Dans les bras de notre mère ma sœur Marie-Jeanne, photo prise en mai ou juin 1944 rue haute entre l'église de la Chapelle et la rue notre Seigneur .

Catherine et Amélie, en balade sur le Boulevard Adolphe MAX
Ma maman en compagnie de sa meilleure amie Amélie CARBURE qui fut la dernière à vendre des escargots à la chapelle
Tous les lundis midi, à ma sortie de l'école Charles BULS, j'accompagnais ma mère en manger une douzaine c'était Maurice, son mari qui me les servaient, car pendant ce temps ma mère et Amélie s'envoyaient quelques bières à l'Avenir).

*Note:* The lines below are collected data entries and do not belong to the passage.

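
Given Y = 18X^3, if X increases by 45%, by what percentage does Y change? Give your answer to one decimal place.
204.9%

For Y = 18X^3:
If X → X(1 + 0.45)
Then Y → Y · (1 + 0.45)^3
     ≈ Y · 3.0486

Percentage change = ((1 + 0.45)^3 − 1) × 100% ≈ 204.9%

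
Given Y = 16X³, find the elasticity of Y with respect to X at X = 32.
Elasticity = 3

Elasticity = (dY/dX) · (X/Y)

dY/dX = 48·X²
At X = 32: dY/dX = 49152, Y = 524288

Elasticity = 49152 · (32 / 524288) = 3

Interpretation: for a small percentage change in X, the percentage change in Y is approximately 3.00 times as large.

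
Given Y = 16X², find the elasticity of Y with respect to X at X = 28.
Elasticity = 2

Elasticity = (dY/dX) · (X/Y)

dY/dX = 32·X
At X = 28: dY/dX = 896, Y = 12544

Elasticity = 896 · (28 / 12544) = 2

Interpretation: for a small percentage change in X, the percentage change in Y is approximately 2.00 times as large.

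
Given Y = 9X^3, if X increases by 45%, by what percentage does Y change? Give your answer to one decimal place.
204.9%

For Y = 9X^3:
If X → X(1 + 0.45)
Then Y → Y · (1 + 0.45)^3
     ≈ Y · 3.0486

Percentage change = ((1 + 0.45)^3 − 1) × 100% ≈ 204.9%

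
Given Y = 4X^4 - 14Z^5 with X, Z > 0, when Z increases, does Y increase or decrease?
Y decreases

Taking the partial derivative:
∂Y/∂Z = -70Z^4

∂Y/∂Z = -70Z^4 < 0 (assuming positive values)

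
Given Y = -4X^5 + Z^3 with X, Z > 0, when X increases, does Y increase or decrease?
Y decreases

Taking the partial derivative:
∂Y/∂X = -20X^4

∂Y/∂X = -20X^4 < 0 (assuming positive values)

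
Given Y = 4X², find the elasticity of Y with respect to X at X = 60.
Elasticity = 2

Elasticity = (dY/dX) · (X/Y)

dY/dX = 8·X
At X = 60: dY/dX = 480, Y = 14400

Elasticity = 480 · (60 / 14400) = 2

Interpretation: for a small percentage change in X, the percentage change in Y is approximately 2.00 times as large.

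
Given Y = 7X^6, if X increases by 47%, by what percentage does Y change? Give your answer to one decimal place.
909.0%

For Y = 7X^6:
If X → X(1 + 0.47)
Then Y → Y · (1 + 0.47)^6
     ≈ Y · 10.0903

Percentage change = ((1 + 0.47)^6 − 1) × 100% ≈ 909.0%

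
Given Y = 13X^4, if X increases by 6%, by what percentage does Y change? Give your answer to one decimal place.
26.2%

For Y = 13X^4:
If X → X(1 + 0.06)
Then Y → Y · (1 + 0.06)^4
     ≈ Y · 1.2625

Percentage change = ((1 + 0.06)^4 − 1) × 100% ≈ 26.2%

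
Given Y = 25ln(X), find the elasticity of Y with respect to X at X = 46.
Elasticity = 1/ln(46) ≈ 0.2612

Elasticity = (dY/dX) · (X/Y)

dY/dX = 25/X
At X = 46: dY/dX = 25/46, Y = 25·ln(46)

Elasticity = (25/46) · (46 / (25·ln(46))) = 1/ln(46) ≈ 0.2612

Interpretation: for a small percentage change in X, the percentage change in Y is approximately 0.26 times as large.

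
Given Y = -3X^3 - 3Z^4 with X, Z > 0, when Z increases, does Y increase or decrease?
Y decreases

Taking the partial derivative:
∂Y/∂Z = -12Z^3

∂Y/∂Z = -12Z^3 < 0 (assuming positive values)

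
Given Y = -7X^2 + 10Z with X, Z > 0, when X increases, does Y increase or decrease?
Y decreases

Taking the partial derivative:
∂Y/∂X = -14X

∂Y/∂X = -14X < 0 (assuming positive values)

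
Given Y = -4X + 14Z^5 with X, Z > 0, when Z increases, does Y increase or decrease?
Y increases

Taking the partial derivative:
∂Y/∂Z = 70Z^4

∂Y/∂Z = 70Z^4 > 0 (assuming positive values)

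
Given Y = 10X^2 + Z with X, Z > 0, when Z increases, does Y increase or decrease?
Y increases

Taking the partial derivative:
∂Y/∂Z = 1

∂Y/∂Z = 1 > 0 (assuming positive values)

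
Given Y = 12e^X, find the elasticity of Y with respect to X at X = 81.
Elasticity = 81

Elasticity = (dY/dX) · (X/Y)

dY/dX = 12·e^X
At X = 81: dY/dX = 12·e^81, Y = 12·e^81

Elasticity = (12·e^81) · (81 / (12·e^81)) = 81

Interpretation: for a small percentage change in X, the percentage change in Y is approximately 81.00 times as large.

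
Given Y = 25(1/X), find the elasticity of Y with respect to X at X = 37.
Elasticity = -1

Elasticity = (dY/dX) · (X/Y)

dY/dX = -25/X²
At X = 37: dY/dX = -25/1369, Y = 25/37

Elasticity = (-25/1369) · (37 / (25/37)) = -1

Interpretation: for a small percentage change in X, the percentage change in Y is approximately -1.00 times as large.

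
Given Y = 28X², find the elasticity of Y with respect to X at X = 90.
Elasticity = 2

Elasticity = (dY/dX) · (X/Y)

dY/dX = 56·X
At X = 90: dY/dX = 5040, Y = 226800

Elasticity = 5040 · (90 / 226800) = 2

Interpretation: for a small percentage change in X, the percentage change in Y is approximately 2.00 times as large.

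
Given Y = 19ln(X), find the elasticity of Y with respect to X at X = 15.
Elasticity = 1/ln(15) ≈ 0.3693

Elasticity = (dY/dX) · (X/Y)

dY/dX = 19/X
At X = 15: dY/dX = 19/15, Y = 19·ln(15)

Elasticity = (19/15) · (15 / (19·ln(15))) = 1/ln(15) ≈ 0.3693

Interpretation: for a small percentage change in X, the percentage change in Y is approximately 0.37 times as large.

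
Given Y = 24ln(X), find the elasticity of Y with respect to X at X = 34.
Elasticity = 1/ln(34) ≈ 0.2836

Elasticity = (dY/dX) · (X/Y)

dY/dX = 24/X
At X = 34: dY/dX = 12/17, Y = 24·ln(34)

Elasticity = (12/17) · (34 / (24·ln(34))) = 1/ln(34) ≈ 0.2836

Interpretation: for a small percentage change in X, the percentage change in Y is approximately 0.28 times as large.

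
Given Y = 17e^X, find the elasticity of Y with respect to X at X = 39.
Elasticity = 39

Elasticity = (dY/dX) · (X/Y)

dY/dX = 17·e^X
At X = 39: dY/dX = 17·e^39, Y = 17·e^39

Elasticity = (17·e^39) · (39 / (17·e^39)) = 39

Interpretation: for a small percentage change in X, the percentage change in Y is approximately 39.00 times as large.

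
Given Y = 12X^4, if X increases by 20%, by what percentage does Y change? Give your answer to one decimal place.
107.4%

For Y = 12X^4:
If X → X(1 + 0.2)
Then Y → Y · (1 + 0.2)^4
     = Y · 2.0736

Percentage change = ((1 + 0.2)^4 − 1) × 100% ≈ 107.4%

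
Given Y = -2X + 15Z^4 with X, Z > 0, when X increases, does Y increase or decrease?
Y decreases

Taking the partial derivative:
∂Y/∂X = -2

∂Y/∂X = -2 < 0 (assuming positive values)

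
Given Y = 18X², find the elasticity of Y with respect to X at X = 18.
Elasticity = 2

Elasticity = (dY/dX) · (X/Y)

dY/dX = 36·X
At X = 18: dY/dX = 648, Y = 5832

Elasticity = 648 · (18 / 5832) = 2

Interpretation: for a small percentage change in X, the percentage change in Y is approximately 2.00 times as large.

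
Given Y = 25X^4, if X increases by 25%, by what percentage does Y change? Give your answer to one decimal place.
144.1%

For Y = 25X^4:
If X → X(1 + 0.25)
Then Y → Y · (1 + 0.25)^4
     ≈ Y · 2.4414

Percentage change = ((1 + 0.25)^4 − 1) × 100% ≈ 144.1%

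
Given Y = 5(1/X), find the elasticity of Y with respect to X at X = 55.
Elasticity = -1

Elasticity = (dY/dX) · (X/Y)

dY/dX = -5/X²
At X = 55: dY/dX = -1/605, Y = 1/11

Elasticity = (-1/605) · (55 / (1/11)) = -1

Interpretation: for a small percentage change in X, the percentage change in Y is approximately -1.00 times as large.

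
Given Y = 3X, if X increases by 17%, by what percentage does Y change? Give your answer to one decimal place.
17.0%

For Y = 3X:
If X → X(1 + 0.17)
Then Y → Y · (1 + 0.17)^1
     = Y · 1.1700

Percentage change = ((1 + 0.17)^1 − 1) × 100% = 17.0%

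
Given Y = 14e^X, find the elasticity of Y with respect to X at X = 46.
Elasticity = 46

Elasticity = (dY/dX) · (X/Y)

dY/dX = 14·e^X
At X = 46: dY/dX = 14·e^46, Y = 14·e^46

Elasticity = (14·e^46) · (46 / (14·e^46)) = 46

Interpretation: for a small percentage change in X, the percentage change in Y is approximately 46.00 times as large.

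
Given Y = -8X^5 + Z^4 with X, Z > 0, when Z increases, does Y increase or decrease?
Y increases

Taking the partial derivative:
∂Y/∂Z = 4Z^3

∂Y/∂Z = 4Z^3 > 0 (assuming positive values)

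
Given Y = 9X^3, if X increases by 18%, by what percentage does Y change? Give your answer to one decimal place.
64.3%

For Y = 9X^3:
If X → X(1 + 0.18)
Then Y → Y · (1 + 0.18)^3
     ≈ Y · 1.6430

Percentage change = ((1 + 0.18)^3 − 1) × 100% ≈ 64.3%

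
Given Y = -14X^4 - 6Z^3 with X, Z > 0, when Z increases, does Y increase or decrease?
Y decreases

Taking the partial derivative:
∂Y/∂Z = -18Z^2

∂Y/∂Z = -18Z^2 < 0 (assuming positive values)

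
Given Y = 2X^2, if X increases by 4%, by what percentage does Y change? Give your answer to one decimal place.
8.2%

For Y = 2X^2:
If X → X(1 + 0.04)
Then Y → Y · (1 + 0.04)^2
     = Y · 1.0816

Percentage change = ((1 + 0.04)^2 − 1) × 100% ≈ 8.2%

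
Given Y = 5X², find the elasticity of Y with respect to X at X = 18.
Elasticity = 2

Elasticity = (dY/dX) · (X/Y)

dY/dX = 10·X
At X = 18: dY/dX = 180, Y = 1620

Elasticity = 180 · (18 / 1620) = 2

Interpretation: for a small percentage change in X, the percentage change in Y is approximately 2.00 times as large.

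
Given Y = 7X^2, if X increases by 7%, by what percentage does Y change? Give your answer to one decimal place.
14.5%

For Y = 7X^2:
If X → X(1 + 0.07)
Then Y → Y · (1 + 0.07)^2
     = Y · 1.1449

Percentage change = ((1 + 0.07)^2 − 1) × 100% ≈ 14.5%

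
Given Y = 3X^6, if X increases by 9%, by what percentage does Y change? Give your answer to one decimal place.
67.7%

For Y = 3X^6:
If X → X(1 + 0.09)
Then Y → Y · (1 + 0.09)^6
     ≈ Y · 1.6771

Percentage change = ((1 + 0.09)^6 − 1) × 100% ≈ 67.7%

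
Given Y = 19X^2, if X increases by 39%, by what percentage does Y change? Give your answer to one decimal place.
93.2%

For Y = 19X^2:
If X → X(1 + 0.39)
Then Y → Y · (1 + 0.39)^2
     = Y · 1.9321

Percentage change = ((1 + 0.39)^2 − 1) × 100% ≈ 93.2%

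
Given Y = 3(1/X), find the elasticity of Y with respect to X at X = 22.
Elasticity = -1

Elasticity = (dY/dX) · (X/Y)

dY/dX = -3/X²
At X = 22: dY/dX = -3/484, Y = 3/22

Elasticity = (-3/484) · (22 / (3/22)) = -1

Interpretation: for a small percentage change in X, the percentage change in Y is approximately -1.00 times as large.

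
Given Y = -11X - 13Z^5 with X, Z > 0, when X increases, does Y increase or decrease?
Y decreases

Taking the partial derivative:
∂Y/∂X = -11

∂Y/∂X = -11 < 0 (assuming positive values)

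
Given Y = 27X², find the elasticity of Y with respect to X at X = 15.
Elasticity = 2

Elasticity = (dY/dX) · (X/Y)

dY/dX = 54·X
At X = 15: dY/dX = 810, Y = 6075

Elasticity = 810 · (15 / 6075) = 2

Interpretation: for a small percentage change in X, the percentage change in Y is approximately 2.00 times as large.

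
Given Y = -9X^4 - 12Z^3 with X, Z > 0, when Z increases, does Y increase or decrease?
Y decreases

Taking the partial derivative:
∂Y/∂Z = -36Z^2

∂Y/∂Z = -36Z^2 < 0 (assuming positive values)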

Tous les anciens Marolliens ont connus les kermesses de quartier à la place du jeu de balles et ont goutés les croustillons de chez VERMEULEN , Jef est un CARBURE et Amélie est sa sœur.
Comme écrit plus haut, ma mère arrêta en 1952, mais elle continua à mettre une autre charrette à la Chapelle jusqu'en 1954, mais là c'est une autre...................................................histoire.
J'espère de tout cœur avoir ravivé quelques souvenirs et se seront rappelé d'elle.
Son Fils Charles PHILIPPON
Jeancke nous fait parvenir trois photos
Photo 1
"Carbure" et Jeancke
Photo 2
Nicky et "Carbure"
Photo 3
Les deux premières de Jef Carbure. A l'ouverture de la foire de Bruxelles avec Nicky.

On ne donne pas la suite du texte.